The two cities, Valencia and Alicante, offer very different lifestyle choices. Valencia, for instance, is Spain’s third-largest city. It has all the goodies you’d expect from a major urban center: museums, concerts halls, a lively bar and restaurant scene, excellent public transport (metro and buses), and an international airport. It also has extensive parks and other green spaces, and one of the largest historic centers in Europe. All this is served up in a reasonably small package: central Valencia has a population of only about 800,000, while the Valencia urban area is about 1.6 million.

For a smaller city with a cozy ambience, look to Alicante. At about 350,000 people, it’s plenty large enough with nice shops, supermarkets, and a superb traditional market. But you’re still usually an easy walking distance to its historic center, with its outdoor bars and restaurants, and to the urban beaches. Walk along its boardwalk, or paseo marítimo, to enjoy the seaside view and breeze, stopping for an ice cream, coffee, or a long, cool drink when the mood strikes you. Frequent buses can take you to outlying beaches if you feel like an excursion.

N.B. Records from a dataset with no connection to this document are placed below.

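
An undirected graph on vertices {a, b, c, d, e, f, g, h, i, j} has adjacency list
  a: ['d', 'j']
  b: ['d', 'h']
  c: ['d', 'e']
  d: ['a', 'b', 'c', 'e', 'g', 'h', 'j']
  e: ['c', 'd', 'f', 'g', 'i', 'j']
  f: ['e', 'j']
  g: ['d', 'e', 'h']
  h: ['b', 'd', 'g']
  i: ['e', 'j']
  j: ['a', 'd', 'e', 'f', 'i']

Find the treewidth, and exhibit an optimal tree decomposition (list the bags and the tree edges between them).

Treewidth 2.
Bags: B1 = {d, e, j}  B2 = {d, e, g}  B3 = {a, d, j}  B4 = {c, d, e}  B5 = {e, f, j}  B6 = {e, i, j}  B7 = {d, g, h}  B8 = {b, d, h}
Tree: B1–B2, B1–B3, B2–B4, B1–B5, B1–B6, B2–B7, B7–B8

Every bag has size at most 3, so the width is 3 − 1 = 2 and tw(G) ≤ 2. For the lower bound, the 3 vertices {d, e, g} are pairwise adjacent, and any tree decomposition puts a clique entirely inside one bag — forcing width ≥ 2. Hence tw(G) = 2 exactly.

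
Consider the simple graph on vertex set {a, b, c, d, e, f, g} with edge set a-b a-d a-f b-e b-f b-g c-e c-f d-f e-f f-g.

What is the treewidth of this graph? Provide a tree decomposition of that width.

Each bag holds 3 vertices, so the decomposition has width 2, which upper-bounds the treewidth. On the other hand G contains the 3-clique {a, d, f}. A clique must lie in a single bag of any decomposition, so no decomposition can have width below 2. Combining the bounds, tw(G) = 2.

Treewidth 2.
Bags: B1 = {a, b, f}  B2 = {b, e, f}  B3 = {a, d, f}  B4 = {b, f, g}  B5 = {c, e, f}
Tree: B1–B2, B1–B3, B2–B4, B2–B5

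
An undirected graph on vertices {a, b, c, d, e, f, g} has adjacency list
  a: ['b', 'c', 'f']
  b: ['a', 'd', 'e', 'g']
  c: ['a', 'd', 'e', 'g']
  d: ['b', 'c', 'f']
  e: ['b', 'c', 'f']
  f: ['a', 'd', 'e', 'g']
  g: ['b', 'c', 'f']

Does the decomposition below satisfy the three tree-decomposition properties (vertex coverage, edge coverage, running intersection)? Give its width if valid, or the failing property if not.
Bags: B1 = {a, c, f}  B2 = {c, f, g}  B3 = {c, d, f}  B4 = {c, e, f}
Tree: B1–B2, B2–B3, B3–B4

A tree decomposition must satisfy three properties: every vertex lies in some bag; for every edge, both endpoints lie together in some bag; and for every vertex, the bags containing it form a connected subtree. Here vertex b appears in no bag, so the decomposition is invalid.

No — vertex b appears in no bag.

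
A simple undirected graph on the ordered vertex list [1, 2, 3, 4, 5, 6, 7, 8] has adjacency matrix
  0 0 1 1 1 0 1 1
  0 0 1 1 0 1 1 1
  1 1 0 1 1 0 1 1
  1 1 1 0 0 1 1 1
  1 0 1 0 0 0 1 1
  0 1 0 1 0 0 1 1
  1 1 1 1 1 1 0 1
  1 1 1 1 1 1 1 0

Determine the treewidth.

A width-4 tree decomposition is:
Bags: B1 = {2, 3, 4, 7, 8}  B2 = {2, 4, 6, 7, 8}  B3 = {1, 3, 4, 7, 8}  B4 = {1, 3, 5, 7, 8}
Tree: B1–B2, B1–B3, B3–B4
Each bag holds 5 vertices, so the decomposition has width 4, which upper-bounds the treewidth. On the other hand G contains the 5-clique {1, 3, 4, 7, 8}. A clique must lie in a single bag of any decomposition, so no decomposition can have width below 4. Therefore the treewidth is 4.

4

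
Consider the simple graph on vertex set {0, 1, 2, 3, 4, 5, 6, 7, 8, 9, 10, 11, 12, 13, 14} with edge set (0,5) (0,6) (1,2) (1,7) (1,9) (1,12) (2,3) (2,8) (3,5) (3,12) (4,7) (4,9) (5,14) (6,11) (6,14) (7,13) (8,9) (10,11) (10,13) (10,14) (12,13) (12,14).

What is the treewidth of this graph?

A width-3 tree decomposition is:
Bags: B1 = {0, 6, 10, 11}  B2 = {0, 6, 10, 14}  B3 = {0, 5, 10, 14}  B4 = {5, 10, 13, 14}  B5 = {5, 12, 13, 14}  B6 = {3, 5, 12, 13}  B7 = {3, 7, 12, 13}  B8 = {1, 3, 7, 12}  B9 = {1, 2, 3, 7}  B10 = {1, 2, 4, 7}  B11 = {1, 2, 4, 9}  B12 = {2, 4, 8, 9}
Tree: B1–B2, B2–B3, B3–B4, B4–B5, B5–B6, B6–B7, B7–B8, B8–B9, B9–B10, B10–B11, B11–B12
The largest bag has 4 vertices, giving width 3; this decomposition certifies tw(G) ≤ 3. For the lower bound: the 4 vertex sets {0,6,11}, {10}, {14}, {3,5,12,13} are disjoint, each induces a connected subgraph, and every pair is joined by at least one edge of G. Contracting each set to a single vertex therefore yields K_{4} as a minor, and since treewidth is minor-monotone, tw(G) ≥ tw(K_{4}) = 3. Combining the bounds, tw(G) = 3.

3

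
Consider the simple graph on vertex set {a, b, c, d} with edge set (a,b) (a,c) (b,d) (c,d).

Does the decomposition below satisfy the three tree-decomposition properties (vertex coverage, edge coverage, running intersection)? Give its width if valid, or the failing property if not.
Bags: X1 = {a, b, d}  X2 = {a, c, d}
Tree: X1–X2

Checking the three conditions: (i) the bags cover all of {a, b, c, d}; (ii) for each edge, some bag contains both endpoints; (iii) the bags containing any fixed vertex form a subtree. All hold, so the decomposition is valid with width 3 − 1 = 2.

Yes; width 2.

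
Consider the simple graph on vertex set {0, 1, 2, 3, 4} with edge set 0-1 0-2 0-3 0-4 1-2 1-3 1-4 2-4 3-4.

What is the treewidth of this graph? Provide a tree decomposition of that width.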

Alicante is more obviously a tourist ”beach” destination—its international airport, served by numerous discount carriers as well as major airlines, is actually busier than Valencia’s. But most of these tourists are Europeans, including lots of Spaniards. And plenty of Spaniards live full-time in Alicante, too: Walk 10 minutes inland from the beach, and you’re in a normal Spanish city.

The Costa Blanca has long been popular with European expats, especially the British and Northern Europeans. This means you’ll find an expat community already in place…and locals, as well as expats, who understand English.

In central Valencia, in upscale neighborhoods an easy walking distance to the historic center, you can find condos starting in the low- to mid-$100,000s. Typical of these is a three-bedroom, one-bathroom corner apartment with 968 square feet of space.

On an upper story of a high-rise, these kind of apartments come with balconies giving expansive views of the city and parks, and coming with an asking price of €129,000—only about $140,000 at current exchange rates.

Prefer Alicante? You can find apartments within an easy walk of Playa Postiguet, Alicante’s urban beach, and of the historic center, starting at just over $100,000.

You’ll find bargains on offer in this area. Sunny, air-conditioned, 968-square-foot condos, with two bedrooms, one bath, southern views, and a 38-square-foot terrace for sitting outside and enjoying Alicante’s mild year-round climate can be picked up for €98,000—about $106,500.

Certainly there’s plenty to do and see on the Costa Blanca, in addition to perfecting your skills at hanging out. But don’t forget that, from here, you also have the rest of Europe on your doorstep. Fly from either Alicante or Valencia to destinations all over the continent… Or take the excellent, high-speed trains to explore the rest of Spain. Whether you prefer small-town life or an urban setting, Spain’s Costa Blanca has everything you need.